Teaching First Year University Media Students UE4

I’ve just finished teaching a 12 week undergrad University course for Media students where we used UE4 as the software for two 4 week introductory modules on Animation and Interaction Design (we used to use Adobe Flash). In the first 4 weeks of the course we used Photoshop for a module on Graphic Design. Thought I’d share my experience in case it helps someone else set up their course.

I had never used any 3D software much before so there were two months of intense learning on my part before the course began. I don’t think this was a problem as I actually find that I teach better when I have just learned something myself - I am more aware of the difficulties and pitfalls a beginner faces. The one area that you need more experience is knowing how to head off technical issues and we did have a few of those (as you will see below).

The 150 students had mostly come straight from high school. Half were majoring in production and the other half were taking the course as an elective and were majoring in other more writing focused media areas. Only 1 or 2 had previous experience with UE4 and another 2 or 3 had used Unity before. Any prior programming skills were rare.

Those who had experience playing 3D computer games and/or doing 3D modelling had an easier time picking up UE4. Those who hadn’t, and who didn’t follow my advice to practice navigation skills early on, were held back because they couldn’t navigate or position items easily. Some still hadn’t mastered this even by the end of the course. They made OK projects but they were very frustrated. Next year, I will find some kind of simple free 3D game to help these students practice navigation right from week 1.

The students had a 1hr technical class with set video tutorials each week. These were mainly drawn from UE4 official videos and UE4 community videos. I also made some videos myself to cover areas where I either couldn’t find a concise high quality video or where I needed to cover something in a way that was specific to our technical set up. There was also a 1 hr Lecture covering conceptual design issues and a 1.5 hr Studio class where students and tutors could work together on design and creation.

We taught in university computer labs on 2013 model iMacs (OS X v.10) with at first an install of 4.6 and later 4.7 (from GitHub no launcher). This is where the first issues arose.

The iMacs mostly coped well with UE4 but there were crashes when students started taxing the system with more complex things in their projects. Many students did not have laptops or home computers that were high enough specs but they still tried to run UE4 and there were a few corrupted projects. One student said her laptop was fried by it! I got quite good at recovering work from autosaves of maps. Some of these corruption issues were, I think, due to the Apple network account set up and to the server maybe crashing when a project was open.

In our labs the students had 2GB of network space to save their work and this was not enough to cope with the large project files of UE4. Also, our first install method copied apple developer tools to this student space and almost filled it up. So we changed install method and went to version 4.7 in the process. Plus we upped the student server space to 5GB each.

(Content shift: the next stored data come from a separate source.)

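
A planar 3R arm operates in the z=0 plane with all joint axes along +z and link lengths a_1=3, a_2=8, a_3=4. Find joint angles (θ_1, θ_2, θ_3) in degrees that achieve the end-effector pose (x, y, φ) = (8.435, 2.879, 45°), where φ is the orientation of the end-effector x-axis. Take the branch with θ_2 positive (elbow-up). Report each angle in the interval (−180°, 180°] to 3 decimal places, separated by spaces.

-133.947 149.987 28.959

wrist centre = target − a_3·(cos φ, sin φ) = (5.6066, 0.0506)
cos θ_2 = (31.4362−3²−8²)/(2·3·8) = -0.8659; θ_2 = 149.9870° (elbow-up)
β = atan2(0.0506,5.6066) = 0.5168°; ψ = atan2(4.0016,-3.9273) = 134.4633°
θ_1 = β − ψ = -133.9465°
θ_3 = φ − θ_1 − θ_2 = 28.9595° (wrapped to (-180°,180°])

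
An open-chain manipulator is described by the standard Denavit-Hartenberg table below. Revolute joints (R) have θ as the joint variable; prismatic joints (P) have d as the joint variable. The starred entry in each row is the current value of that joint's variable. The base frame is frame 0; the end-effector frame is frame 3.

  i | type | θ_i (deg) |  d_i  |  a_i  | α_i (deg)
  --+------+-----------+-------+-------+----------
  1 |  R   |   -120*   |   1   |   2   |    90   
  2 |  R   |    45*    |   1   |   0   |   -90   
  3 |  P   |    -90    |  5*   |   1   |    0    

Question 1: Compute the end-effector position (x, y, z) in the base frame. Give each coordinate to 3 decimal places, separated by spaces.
-0.964 2.330 4.536

after link 1: o_1 = (-1.0000, -1.7321, 1.0000)
after link 2: o_2 = (-1.8660, -1.2321, 1.0000)
after link 3: o_3 = (-0.9643, 2.3298, 4.5355)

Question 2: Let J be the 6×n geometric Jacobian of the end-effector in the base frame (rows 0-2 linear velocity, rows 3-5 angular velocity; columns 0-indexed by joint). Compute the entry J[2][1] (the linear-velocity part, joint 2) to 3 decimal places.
-3.536

axis z_1 = (-0.8660,0.5000,0.0000); lever o_n−o_1 = (0.0357,4.0619,3.5355)
cross product → J_v[:, 1] = (1.7678,3.0619,-3.5355)
J_ω[:, 1] = z_1
entry J[2][1] = -3.5355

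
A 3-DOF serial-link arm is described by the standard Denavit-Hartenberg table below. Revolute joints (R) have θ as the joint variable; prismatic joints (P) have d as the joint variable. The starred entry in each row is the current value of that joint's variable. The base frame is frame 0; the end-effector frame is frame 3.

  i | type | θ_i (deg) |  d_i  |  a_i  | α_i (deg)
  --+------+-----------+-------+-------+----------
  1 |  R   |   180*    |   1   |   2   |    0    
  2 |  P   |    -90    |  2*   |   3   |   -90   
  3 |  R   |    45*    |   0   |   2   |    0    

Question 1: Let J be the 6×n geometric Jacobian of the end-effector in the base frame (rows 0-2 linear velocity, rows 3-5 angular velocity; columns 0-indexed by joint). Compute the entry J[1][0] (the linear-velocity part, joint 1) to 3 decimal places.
-2.000

axis z_0 = ẑ; lever o_n−o_0 = (-2.0000,4.4142,1.5858)
cross product → J_v[:, 0] = (-4.4142,-2.0000,0.0000)
J_ω[:, 0] = z_0
entry J[1][0] = -2.0000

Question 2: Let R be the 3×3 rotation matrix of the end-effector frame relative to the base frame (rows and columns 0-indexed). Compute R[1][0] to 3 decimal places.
End-effector x-axis (col 0 of R) = (0.0000,0.7071,-0.7071)
R[1][0] = 0.7071

0.707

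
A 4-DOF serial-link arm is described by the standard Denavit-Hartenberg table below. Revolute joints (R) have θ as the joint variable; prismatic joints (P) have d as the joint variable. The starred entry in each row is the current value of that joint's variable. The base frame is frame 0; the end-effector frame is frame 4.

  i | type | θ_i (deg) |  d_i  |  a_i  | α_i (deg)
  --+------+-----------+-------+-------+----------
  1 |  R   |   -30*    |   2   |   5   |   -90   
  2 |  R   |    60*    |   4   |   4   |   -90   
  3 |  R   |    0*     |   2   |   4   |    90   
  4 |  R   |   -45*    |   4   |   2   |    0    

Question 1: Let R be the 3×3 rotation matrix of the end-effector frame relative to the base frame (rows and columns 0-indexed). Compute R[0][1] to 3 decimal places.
-0.224

End-effector y-axis (col 1 of R) = (-0.2241,0.1294,-0.9659)
R[0][1] = -0.2241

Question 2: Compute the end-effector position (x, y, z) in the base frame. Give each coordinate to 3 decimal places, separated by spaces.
11.967 2.328 -6.446

after link 1: o_1 = (4.3301, -2.5000, 2.0000)
after link 2: o_2 = (8.0622, -0.0359, -1.4641)
after link 3: o_3 = (8.2942, -0.1699, -5.9282)
after link 4: o_4 = (11.9673, 2.3283, -6.4458)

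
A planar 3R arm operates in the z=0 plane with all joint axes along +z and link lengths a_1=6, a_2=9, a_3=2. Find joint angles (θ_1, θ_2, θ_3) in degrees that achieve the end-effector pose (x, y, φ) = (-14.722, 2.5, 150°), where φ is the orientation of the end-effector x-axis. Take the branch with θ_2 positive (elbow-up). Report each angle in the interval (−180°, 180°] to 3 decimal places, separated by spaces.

wrist centre = target − a_3·(cos φ, sin φ) = (-12.9899, 1.5000)
cos θ_2 = (170.9888−6²−9²)/(2·6·9) = 0.4999; θ_2 = 60.0069° (elbow-up)
β = atan2(1.5000,-12.9899) = 173.4130°; ψ = atan2(7.7948,10.4991) = 36.5911°
θ_1 = β − ψ = 136.8219°
θ_3 = φ − θ_1 − θ_2 = -46.8288° (wrapped to (-180°,180°])

136.822 60.007 -46.829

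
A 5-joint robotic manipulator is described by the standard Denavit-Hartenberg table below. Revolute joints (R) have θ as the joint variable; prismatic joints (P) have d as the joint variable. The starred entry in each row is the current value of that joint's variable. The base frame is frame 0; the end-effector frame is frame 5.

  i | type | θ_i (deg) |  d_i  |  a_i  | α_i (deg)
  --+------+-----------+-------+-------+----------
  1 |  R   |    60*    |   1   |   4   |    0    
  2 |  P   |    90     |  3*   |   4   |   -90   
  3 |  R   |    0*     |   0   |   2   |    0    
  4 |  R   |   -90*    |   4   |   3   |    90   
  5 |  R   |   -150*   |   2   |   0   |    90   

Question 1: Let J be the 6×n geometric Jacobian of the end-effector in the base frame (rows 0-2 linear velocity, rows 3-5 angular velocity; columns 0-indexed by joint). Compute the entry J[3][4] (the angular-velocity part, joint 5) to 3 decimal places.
0.866

axis z_4 = (0.8660,-0.5000,0.0000); lever o_n−o_4 = (1.7321,-1.0000,0.0000)
cross product → J_v[:, 4] = (0.0000,0.0000,-0.0000)
J_ω[:, 4] = z_4
entry J[3][4] = 0.8660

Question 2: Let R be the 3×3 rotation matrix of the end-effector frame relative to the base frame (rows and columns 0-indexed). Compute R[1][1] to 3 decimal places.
-0.500

End-effector y-axis (col 1 of R) = (0.8660,-0.5000,0.0000)
R[1][1] = -0.5000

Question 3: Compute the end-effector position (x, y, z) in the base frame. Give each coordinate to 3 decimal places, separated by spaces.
-3.464 2.000 7.000

after link 1: o_1 = (2.0000, 3.4641, 1.0000)
after link 2: o_2 = (-1.4641, 5.4641, 4.0000)
after link 3: o_3 = (-3.1962, 6.4641, 4.0000)
after link 4: o_4 = (-5.1962, 3.0000, 7.0000)
after link 5: o_5 = (-3.4641, 2.0000, 7.0000)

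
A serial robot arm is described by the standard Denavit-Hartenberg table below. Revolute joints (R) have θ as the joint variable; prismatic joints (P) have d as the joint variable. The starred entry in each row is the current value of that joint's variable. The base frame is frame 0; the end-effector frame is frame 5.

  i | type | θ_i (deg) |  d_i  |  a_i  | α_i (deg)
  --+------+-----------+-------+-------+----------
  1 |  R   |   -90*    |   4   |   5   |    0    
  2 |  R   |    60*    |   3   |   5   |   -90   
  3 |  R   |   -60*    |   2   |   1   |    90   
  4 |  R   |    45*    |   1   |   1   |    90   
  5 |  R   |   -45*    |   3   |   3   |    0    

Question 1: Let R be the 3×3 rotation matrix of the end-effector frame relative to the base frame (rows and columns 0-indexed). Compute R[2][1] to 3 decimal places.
0.787

End-effector y-axis (col 1 of R) = (-0.0638,0.6142,0.7866)
R[2][1] = 0.7866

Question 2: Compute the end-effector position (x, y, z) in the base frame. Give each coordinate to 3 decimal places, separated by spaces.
8.521 -7.511 11.054

after link 1: o_1 = (0.0000, -5.0000, 4.0000)
after link 2: o_2 = (4.3301, -7.5000, 7.0000)
after link 3: o_3 = (5.7631, -6.0179, 7.8660)
after link 4: o_4 = (5.6729, -5.1493, 8.9784)
after link 5: o_5 = (8.5213, -7.5113, 11.0539)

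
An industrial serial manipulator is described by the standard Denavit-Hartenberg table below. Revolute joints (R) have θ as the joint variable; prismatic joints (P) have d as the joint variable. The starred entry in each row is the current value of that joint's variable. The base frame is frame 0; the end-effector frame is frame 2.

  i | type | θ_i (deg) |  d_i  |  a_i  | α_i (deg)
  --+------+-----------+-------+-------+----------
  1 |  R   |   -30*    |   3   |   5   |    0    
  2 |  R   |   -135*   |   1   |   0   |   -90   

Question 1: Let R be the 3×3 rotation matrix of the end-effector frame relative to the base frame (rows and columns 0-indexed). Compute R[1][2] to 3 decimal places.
End-effector z-axis (col 2 of R) = (0.2588,-0.9659,0.0000)
R[1][2] = -0.9659

-0.966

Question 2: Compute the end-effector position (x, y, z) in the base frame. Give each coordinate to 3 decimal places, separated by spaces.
after link 1: o_1 = (4.3301, -2.5000, 3.0000)
after link 2: o_2 = (4.3301, -2.5000, 4.0000)

4.330 -2.500 4.000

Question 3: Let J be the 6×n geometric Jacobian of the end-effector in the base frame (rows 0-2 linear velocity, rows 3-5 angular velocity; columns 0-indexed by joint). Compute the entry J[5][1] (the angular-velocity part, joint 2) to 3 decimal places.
1.000

axis z_1 = (0.0000,0.0000,1.0000); lever o_n−o_1 = (0.0000,0.0000,1.0000)
cross product → J_v[:, 1] = (0.0000,0.0000,0.0000)
J_ω[:, 1] = z_1
entry J[5][1] = 1.0000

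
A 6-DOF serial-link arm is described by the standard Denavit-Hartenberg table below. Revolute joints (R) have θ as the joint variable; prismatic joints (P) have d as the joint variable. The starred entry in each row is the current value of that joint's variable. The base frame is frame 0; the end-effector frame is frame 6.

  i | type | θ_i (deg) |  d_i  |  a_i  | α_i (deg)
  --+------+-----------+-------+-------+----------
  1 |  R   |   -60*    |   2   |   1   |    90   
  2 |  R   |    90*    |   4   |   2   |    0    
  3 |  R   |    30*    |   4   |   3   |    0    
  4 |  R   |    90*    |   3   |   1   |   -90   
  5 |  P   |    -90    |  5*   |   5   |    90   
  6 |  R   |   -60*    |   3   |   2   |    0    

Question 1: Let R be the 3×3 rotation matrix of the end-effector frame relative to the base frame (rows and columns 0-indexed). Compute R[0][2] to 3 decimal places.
0.433

End-effector z-axis (col 2 of R) = (0.4330,-0.7500,0.5000)
R[0][2] = 0.4330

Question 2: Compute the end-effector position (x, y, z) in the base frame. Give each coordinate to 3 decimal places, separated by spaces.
after link 1: o_1 = (0.5000, -0.8660, 2.0000)
after link 2: o_2 = (-2.9641, -2.8660, 4.0000)
after link 3: o_3 = (-7.1782, -3.5670, 6.5981)
after link 4: o_4 = (-10.2093, -4.3170, 6.0981)
after link 5: o_5 = (-13.2894, -8.9821, 1.7679)
after link 6: o_6 = (-13.2894, -10.9821, 4.7679)

-13.289 -10.982 4.768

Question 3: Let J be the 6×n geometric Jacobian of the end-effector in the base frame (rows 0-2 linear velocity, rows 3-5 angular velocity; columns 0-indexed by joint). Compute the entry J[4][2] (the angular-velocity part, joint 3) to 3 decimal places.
axis z_2 = (-0.8660,-0.5000,0.0000); lever o_n−o_2 = (-10.3253,-8.1160,0.7679)
cross product → J_v[:, 2] = (-0.3840,0.6651,1.8660)
J_ω[:, 2] = z_2
entry J[4][2] = -0.5000

-0.500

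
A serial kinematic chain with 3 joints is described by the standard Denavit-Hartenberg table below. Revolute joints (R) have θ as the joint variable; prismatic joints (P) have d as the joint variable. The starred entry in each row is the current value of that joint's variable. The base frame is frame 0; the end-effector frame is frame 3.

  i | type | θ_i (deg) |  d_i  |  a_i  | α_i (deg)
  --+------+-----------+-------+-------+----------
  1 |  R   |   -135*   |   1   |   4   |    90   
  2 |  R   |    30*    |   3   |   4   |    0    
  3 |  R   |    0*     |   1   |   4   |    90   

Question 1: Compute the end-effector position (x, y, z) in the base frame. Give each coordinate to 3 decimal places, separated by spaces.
after link 1: o_1 = (-2.8284, -2.8284, 1.0000)
after link 2: o_2 = (-7.3992, -3.1566, 3.0000)
after link 3: o_3 = (-10.5558, -4.8990, 5.0000)

-10.556 -4.899 5.000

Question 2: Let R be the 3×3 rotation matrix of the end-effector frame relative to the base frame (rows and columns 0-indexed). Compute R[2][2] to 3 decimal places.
End-effector z-axis (col 2 of R) = (-0.3536,-0.3536,-0.8660)
R[2][2] = -0.8660

-0.866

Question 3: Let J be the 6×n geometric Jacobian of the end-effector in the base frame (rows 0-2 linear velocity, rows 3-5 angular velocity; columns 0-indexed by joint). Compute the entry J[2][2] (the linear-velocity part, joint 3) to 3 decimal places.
axis z_2 = (-0.7071,0.7071,0.0000); lever o_n−o_2 = (-3.1566,-1.7424,2.0000)
cross product → J_v[:, 2] = (1.4142,1.4142,3.4641)
J_ω[:, 2] = z_2
entry J[2][2] = 3.4641

3.464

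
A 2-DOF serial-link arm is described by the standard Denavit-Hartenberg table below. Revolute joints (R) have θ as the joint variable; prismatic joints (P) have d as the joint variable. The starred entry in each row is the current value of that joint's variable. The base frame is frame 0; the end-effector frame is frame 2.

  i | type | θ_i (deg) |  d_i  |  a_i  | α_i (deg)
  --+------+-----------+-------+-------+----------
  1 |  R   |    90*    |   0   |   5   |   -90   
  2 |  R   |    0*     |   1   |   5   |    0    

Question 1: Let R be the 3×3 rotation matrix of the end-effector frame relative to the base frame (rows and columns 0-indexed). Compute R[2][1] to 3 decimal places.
End-effector y-axis (col 1 of R) = (-0.0000,0.0000,-1.0000)
R[2][1] = -1.0000

-1.000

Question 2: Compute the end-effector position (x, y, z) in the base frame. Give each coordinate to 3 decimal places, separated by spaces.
after link 1: o_1 = (0.0000, 5.0000, 0.0000)
after link 2: o_2 = (-1.0000, 10.0000, 0.0000)

-1.000 10.000 0.000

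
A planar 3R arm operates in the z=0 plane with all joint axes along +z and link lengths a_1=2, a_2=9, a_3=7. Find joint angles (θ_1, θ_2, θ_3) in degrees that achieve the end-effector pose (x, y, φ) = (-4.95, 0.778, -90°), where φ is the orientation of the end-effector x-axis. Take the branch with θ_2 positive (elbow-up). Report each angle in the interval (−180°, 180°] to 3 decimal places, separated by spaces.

45.002 90.000 134.998

wrist centre = target − a_3·(cos φ, sin φ) = (-4.9500, 7.7780)
cos θ_2 = (84.9998−2²−9²)/(2·2·9) = -0.0000; θ_2 = 90.0003° (elbow-up)
β = atan2(7.7780,-4.9500) = 122.4731°; ψ = atan2(9.0000,1.9999) = 77.4715°
θ_1 = β − ψ = 45.0016°
θ_3 = φ − θ_1 − θ_2 = 134.9981° (wrapped to (-180°,180°])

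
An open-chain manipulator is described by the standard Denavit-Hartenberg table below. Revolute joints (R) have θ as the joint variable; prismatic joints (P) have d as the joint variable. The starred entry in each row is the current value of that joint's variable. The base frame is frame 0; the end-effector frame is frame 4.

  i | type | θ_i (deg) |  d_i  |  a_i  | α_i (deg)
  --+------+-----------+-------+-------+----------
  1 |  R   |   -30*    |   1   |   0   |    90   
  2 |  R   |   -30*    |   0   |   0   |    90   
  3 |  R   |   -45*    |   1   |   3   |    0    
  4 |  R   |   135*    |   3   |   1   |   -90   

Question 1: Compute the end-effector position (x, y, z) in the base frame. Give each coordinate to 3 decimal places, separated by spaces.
0.420 1.053 -3.525

after link 1: o_1 = (0.0000, 0.0000, 1.0000)
after link 2: o_2 = (0.0000, 0.0000, 1.0000)
after link 3: o_3 = (2.2186, 1.1686, -0.9267)
after link 4: o_4 = (0.4196, 1.0525, -3.5248)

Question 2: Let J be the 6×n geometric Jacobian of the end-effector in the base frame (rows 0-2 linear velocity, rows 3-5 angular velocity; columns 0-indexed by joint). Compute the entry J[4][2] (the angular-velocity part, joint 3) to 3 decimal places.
0.250

axis z_2 = (-0.4330,0.2500,-0.8660); lever o_n−o_2 = (0.4196,1.0525,-4.5248)
cross product → J_v[:, 2] = (-0.2197,-2.3227,-0.5607)
J_ω[:, 2] = z_2
entry J[4][2] = 0.2500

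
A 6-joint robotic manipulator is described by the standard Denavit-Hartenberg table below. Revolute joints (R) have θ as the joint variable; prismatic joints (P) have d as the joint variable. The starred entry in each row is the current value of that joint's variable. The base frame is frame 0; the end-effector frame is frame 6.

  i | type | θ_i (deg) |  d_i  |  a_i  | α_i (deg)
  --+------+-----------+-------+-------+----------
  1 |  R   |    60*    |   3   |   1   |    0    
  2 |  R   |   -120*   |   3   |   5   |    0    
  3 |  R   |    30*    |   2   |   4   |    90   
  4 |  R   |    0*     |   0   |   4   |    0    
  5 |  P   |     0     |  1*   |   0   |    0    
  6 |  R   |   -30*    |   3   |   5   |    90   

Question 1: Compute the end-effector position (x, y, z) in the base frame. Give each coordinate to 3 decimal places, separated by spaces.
11.678 -13.093 5.500

after link 1: o_1 = (0.5000, 0.8660, 3.0000)
after link 2: o_2 = (3.0000, -3.4641, 6.0000)
after link 3: o_3 = (6.4641, -5.4641, 8.0000)
after link 4: o_4 = (9.9282, -7.4641, 8.0000)
after link 5: o_5 = (9.4282, -8.3301, 8.0000)
after link 6: o_6 = (11.6782, -13.0933, 5.5000)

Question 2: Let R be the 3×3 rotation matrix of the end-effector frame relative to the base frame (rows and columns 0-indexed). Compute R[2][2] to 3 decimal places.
-0.866

End-effector z-axis (col 2 of R) = (-0.4330,0.2500,-0.8660)
R[2][2] = -0.8660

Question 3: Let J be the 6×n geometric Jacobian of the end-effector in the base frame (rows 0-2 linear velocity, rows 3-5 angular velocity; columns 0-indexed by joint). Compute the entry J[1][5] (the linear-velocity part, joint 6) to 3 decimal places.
-1.250

axis z_5 = (-0.5000,-0.8660,0.0000); lever o_n−o_5 = (2.2500,-4.7631,-2.5000)
cross product → J_v[:, 5] = (2.1651,-1.2500,4.3301)
J_ω[:, 5] = z_5
entry J[1][5] = -1.2500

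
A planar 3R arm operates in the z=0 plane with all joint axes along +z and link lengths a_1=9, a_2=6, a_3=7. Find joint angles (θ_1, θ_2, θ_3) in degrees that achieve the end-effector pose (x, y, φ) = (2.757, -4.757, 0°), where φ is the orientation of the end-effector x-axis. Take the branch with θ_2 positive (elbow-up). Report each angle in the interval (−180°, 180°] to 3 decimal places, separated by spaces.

wrist centre = target − a_3·(cos φ, sin φ) = (-4.2430, -4.7570)
cos θ_2 = (40.6321−9²−6²)/(2·9·6) = -0.7071; θ_2 = 135.0003° (elbow-up)
β = atan2(-4.7570,-4.2430) = -131.7313°; ψ = atan2(4.2426,4.7573) = 41.7268°
θ_1 = β − ψ = -173.4581°
θ_3 = φ − θ_1 − θ_2 = 38.4578° (wrapped to (-180°,180°])

-173.458 135.000 38.458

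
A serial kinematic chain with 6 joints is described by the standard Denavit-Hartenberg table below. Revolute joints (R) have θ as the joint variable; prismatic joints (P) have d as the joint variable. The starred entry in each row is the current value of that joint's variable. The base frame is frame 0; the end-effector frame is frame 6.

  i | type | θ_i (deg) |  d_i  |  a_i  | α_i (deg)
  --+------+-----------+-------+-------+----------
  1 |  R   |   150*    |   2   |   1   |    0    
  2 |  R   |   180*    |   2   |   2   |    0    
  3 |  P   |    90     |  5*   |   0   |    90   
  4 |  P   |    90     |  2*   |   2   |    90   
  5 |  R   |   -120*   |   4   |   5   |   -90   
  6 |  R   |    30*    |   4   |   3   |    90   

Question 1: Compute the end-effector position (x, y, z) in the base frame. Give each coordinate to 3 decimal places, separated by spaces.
-3.583 4.955 10.665

after link 1: o_1 = (-0.8660, 0.5000, 2.0000)
after link 2: o_2 = (0.8660, -0.5000, 4.0000)
after link 3: o_3 = (0.8660, -0.5000, 9.0000)
after link 4: o_4 = (2.5981, -1.5000, 11.0000)
after link 5: o_5 = (0.8481, 4.1292, 8.5000)
after link 6: o_6 = (-3.5825, 4.9551, 10.6651)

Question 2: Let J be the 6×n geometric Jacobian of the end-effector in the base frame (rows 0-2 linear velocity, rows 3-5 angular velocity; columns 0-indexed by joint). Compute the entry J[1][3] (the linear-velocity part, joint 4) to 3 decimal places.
prismatic axis z_3 = (0.8660,-0.5000,0.0000)
J_v[:, 3] = z_3; J_ω[:, 3] = (0,0,0)
entry J[1][3] = -0.5000

-0.500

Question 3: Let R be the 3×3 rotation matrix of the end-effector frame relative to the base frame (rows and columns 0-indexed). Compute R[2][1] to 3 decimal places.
End-effector y-axis (col 1 of R) = (-0.4330,0.2500,0.8660)
R[2][1] = 0.8660

0.866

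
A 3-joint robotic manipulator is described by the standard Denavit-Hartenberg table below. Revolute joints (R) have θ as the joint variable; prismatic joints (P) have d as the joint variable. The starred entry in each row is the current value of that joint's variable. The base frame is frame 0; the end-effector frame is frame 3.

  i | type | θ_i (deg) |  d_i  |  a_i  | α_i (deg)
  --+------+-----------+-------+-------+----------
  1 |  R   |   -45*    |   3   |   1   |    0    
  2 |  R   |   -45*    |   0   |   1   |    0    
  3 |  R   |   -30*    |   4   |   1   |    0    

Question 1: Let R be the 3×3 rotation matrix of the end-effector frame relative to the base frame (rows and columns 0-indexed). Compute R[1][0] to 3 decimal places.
End-effector x-axis (col 0 of R) = (-0.5000,-0.8660,0.0000)
R[1][0] = -0.8660

-0.866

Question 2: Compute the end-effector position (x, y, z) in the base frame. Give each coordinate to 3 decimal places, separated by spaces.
0.207 -2.573 7.000

after link 1: o_1 = (0.7071, -0.7071, 3.0000)
after link 2: o_2 = (0.7071, -1.7071, 3.0000)
after link 3: o_3 = (0.2071, -2.5731, 7.0000)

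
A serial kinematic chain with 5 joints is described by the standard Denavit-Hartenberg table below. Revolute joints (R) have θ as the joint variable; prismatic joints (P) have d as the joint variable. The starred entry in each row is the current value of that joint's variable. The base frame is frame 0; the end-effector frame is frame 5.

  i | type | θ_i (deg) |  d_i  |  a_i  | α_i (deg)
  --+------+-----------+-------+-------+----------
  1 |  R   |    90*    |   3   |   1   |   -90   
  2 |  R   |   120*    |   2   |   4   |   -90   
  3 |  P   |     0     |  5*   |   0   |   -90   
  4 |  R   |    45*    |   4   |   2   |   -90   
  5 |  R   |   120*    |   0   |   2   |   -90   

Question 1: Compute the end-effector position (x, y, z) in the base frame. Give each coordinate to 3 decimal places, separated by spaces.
0.268 -5.071 1.070

after link 1: o_1 = (0.0000, 1.0000, 3.0000)
after link 2: o_2 = (-2.0000, -1.0000, -0.4641)
after link 3: o_3 = (-2.0000, -5.3301, 2.0359)
after link 4: o_4 = (2.0000, -4.8125, 0.1040)
after link 5: o_5 = (0.2679, -5.0713, 1.0700)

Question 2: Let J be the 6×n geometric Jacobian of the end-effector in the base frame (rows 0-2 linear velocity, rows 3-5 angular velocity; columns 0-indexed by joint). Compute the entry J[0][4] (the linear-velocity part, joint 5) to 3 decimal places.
axis z_4 = (0.0000,0.9659,0.2588); lever o_n−o_4 = (-1.7321,-0.2588,0.9659)
cross product → J_v[:, 4] = (1.0000,-0.4483,1.6730)
J_ω[:, 4] = z_4
entry J[0][4] = 1.0000

1.000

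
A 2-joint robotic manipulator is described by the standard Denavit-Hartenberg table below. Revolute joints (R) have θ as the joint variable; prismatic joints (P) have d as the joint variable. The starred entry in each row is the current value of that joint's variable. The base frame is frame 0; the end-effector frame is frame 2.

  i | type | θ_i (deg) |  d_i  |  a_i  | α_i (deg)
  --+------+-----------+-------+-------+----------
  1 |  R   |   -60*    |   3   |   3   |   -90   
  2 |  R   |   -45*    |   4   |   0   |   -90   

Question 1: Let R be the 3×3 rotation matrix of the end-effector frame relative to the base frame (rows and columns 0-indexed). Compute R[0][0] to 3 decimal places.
End-effector x-axis (col 0 of R) = (0.3536,-0.6124,0.7071)
R[0][0] = 0.3536

0.354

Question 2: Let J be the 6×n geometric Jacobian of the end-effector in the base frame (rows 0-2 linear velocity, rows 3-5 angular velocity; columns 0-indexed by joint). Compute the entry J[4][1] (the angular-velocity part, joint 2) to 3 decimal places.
0.500

axis z_1 = (0.8660,0.5000,0.0000); lever o_n−o_1 = (3.4641,2.0000,0.0000)
cross product → J_v[:, 1] = (0.0000,-0.0000,-0.0000)
J_ω[:, 1] = z_1
entry J[4][1] = 0.5000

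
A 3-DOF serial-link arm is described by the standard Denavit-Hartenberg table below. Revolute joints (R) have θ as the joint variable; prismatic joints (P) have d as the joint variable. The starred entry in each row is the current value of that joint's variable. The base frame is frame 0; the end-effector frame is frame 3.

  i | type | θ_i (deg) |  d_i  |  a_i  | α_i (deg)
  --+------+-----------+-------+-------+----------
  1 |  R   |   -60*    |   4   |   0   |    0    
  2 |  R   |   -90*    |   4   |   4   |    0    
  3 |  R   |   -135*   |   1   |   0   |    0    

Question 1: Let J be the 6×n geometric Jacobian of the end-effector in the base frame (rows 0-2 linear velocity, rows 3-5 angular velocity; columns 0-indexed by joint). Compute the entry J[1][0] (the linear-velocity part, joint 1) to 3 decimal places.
-3.464

axis z_0 = ẑ; lever o_n−o_0 = (-3.4641,-2.0000,9.0000)
cross product → J_v[:, 0] = (2.0000,-3.4641,0.0000)
J_ω[:, 0] = z_0
entry J[1][0] = -3.4641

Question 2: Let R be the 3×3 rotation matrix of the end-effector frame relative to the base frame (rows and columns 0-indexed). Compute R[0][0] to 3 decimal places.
0.259

End-effector x-axis (col 0 of R) = (0.2588,0.9659,0.0000)
R[0][0] = 0.2588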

The lab install for some reason always said that projects were created with a different version of engine and prompted students to create a copy every time they opened. If students did this, they again quickly filled up their space. Lesson learnt here is that project file management is a crucial skill to teach early on. After making so many copies, many got confused about which project was their latest version. Also, many didn’t grasp which files and folders were essential for backing up. Next year I’ll do an online quiz about file management.

Because we only had 8 weeks I constrained what the students had to work with by creating a Blueprint First Person template for the students to use (based on Starter Content plus some other bits from free marketplace stuff). We didn’t cover any 3D modelling in other software and didn’t go near skeletons or particle system construction etc. They were encouraged to use Photoshop for 3D Text and textures etc. Their first assignment was a Matinee Animation with sound. They handed in a video screen recording of this. The second assignment was a first person interactive experience. They handed in a video screen recording of an interactive walkthrough and their project folder. The video was a safe-guard in case I couldn’t open their project or it didn’t work properly on my system.

This was a good move as we ended up with 6-8 projects with issues. Most were zip corruption issues - I got them to zip their folder: probably a mistake. The size of the UE4 project folders meant we couldn’t use the assignment submission interface of our usual online learning system (200MB limit). This is something else to consider if you are setting up a course. I didn’t go with packaged projects as when I tested before semester started the unpackaged and packaged projects were almost the same size. This may be different in 4.8. Also, my experience with other software has been that unpackaged projects with issues are easier to deal with because you can often bypass the sections with issues and still mark them ok.

Technical issues aside, the students coped really well and made some fantastic projects. They had no trouble with Blueprints. In fact I would say that they found the Matinee project a bit harder than the interactive one. The end of semester course feedback was very positive with lots of specific comments about UE4 - for example, “UNREAL ENGINE IS MAAAAAAAAAD!”.

So no regrets with the switch at all. In fact wish I’d done it sooner.